Hirsch est aujourd’hui au centre d’une nouvelle biographie, « The Baron: Maurice de Hirsch and the Jewish Nineteenth Century, » qui a été écrite par Matthias B. Lehmann, professeur d’Histoire et président du département d’études juives à l’université de Californie à Irvine.
« Le baron Hirsch a, d’une certaine façon, placé l’Argentine sur la carte des immigrants juifs », explique Lehmann dont les recherches ont compris la visite de l’une des colonies, Moises-Ville – au nom évocateur – une colonie qui est aujourd’hui devenue un site du patrimoine agrémenté d’un musée et de la présence d’un ancien théâtre yiddish.

Il y a des années, alors qu’il commençait ses études supérieures, Lehmann avait fait un voyage en Argentine qui devait avoir un impact sur toute son existence en attisant sa curiosité sur le patrimoine juif de ce pays d’Amérique du sud. Après des études effectuées dans son Allemagne natale et en Espagne, il était devenu un spécialiste de l’histoire séfarade et il avait espéré pouvoir incorporer d’une manière ou d’une autre ses origines allemandes dans ses recherches.
Ce qui l’a mené au baron Hirsch.

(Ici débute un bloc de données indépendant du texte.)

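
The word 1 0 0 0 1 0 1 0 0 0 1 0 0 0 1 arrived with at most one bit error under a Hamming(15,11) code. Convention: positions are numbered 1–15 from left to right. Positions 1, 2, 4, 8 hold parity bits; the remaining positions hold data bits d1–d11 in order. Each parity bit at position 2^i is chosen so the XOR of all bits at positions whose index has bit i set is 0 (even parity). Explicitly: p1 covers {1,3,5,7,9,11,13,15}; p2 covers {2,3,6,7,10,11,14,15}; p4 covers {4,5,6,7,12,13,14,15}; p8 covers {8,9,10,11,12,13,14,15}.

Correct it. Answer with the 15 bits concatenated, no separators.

100010000010001

s1 (pos 1,3,5,7,9,11,13,15): 1⊕0⊕1⊕1⊕0⊕1⊕0⊕1 = 1
s2 (pos 2,3,6,7,10,11,14,15): 0⊕0⊕0⊕1⊕0⊕1⊕0⊕1 = 1
s4 (pos 4,5,6,7,12,13,14,15): 0⊕1⊕0⊕1⊕0⊕0⊕0⊕1 = 1
s8 (pos 8,9,10,11,12,13,14,15): 0⊕0⊕0⊕1⊕0⊕0⊕0⊕1 = 0
Syndrome s8…s1 = 0111 → error at position 7.
Flip position 7: 100010100010001 → 100010000010001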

Lehman déclare, admiratif, que « c’est en lui que j’ai trouvé l’histoire inhabituelle qui m’a permis de tout combiner ».
Il a approché le projet avec une perspective transnationale digne de son sujet. L’auteur met au défi les conventions qui impliquent en général de faire la chronique de l’histoire juive à travers le prisme d’un pays spécifique. Il choisit plutôt de se focaliser sur un individu – Hirsch – alors que le baron avait voyagé d’un pays à un autre durant toute sa vie.
Nous découvrons ainsi une personnalité évoluant dans le monde des affaires et dans le milieu philanthropique des capitales européennes, partant même pour Istanbul pour y rencontrer des représentants ottomans dans le cadre de la fondation de la Compagnie des chemins de fer d’Orient. Après avoir renoncé à ses responsabilités d’entrepreneur par le biais d’un accord négocié, il s’était attardé dans la ville, posant pour une photographie en habit ottoman.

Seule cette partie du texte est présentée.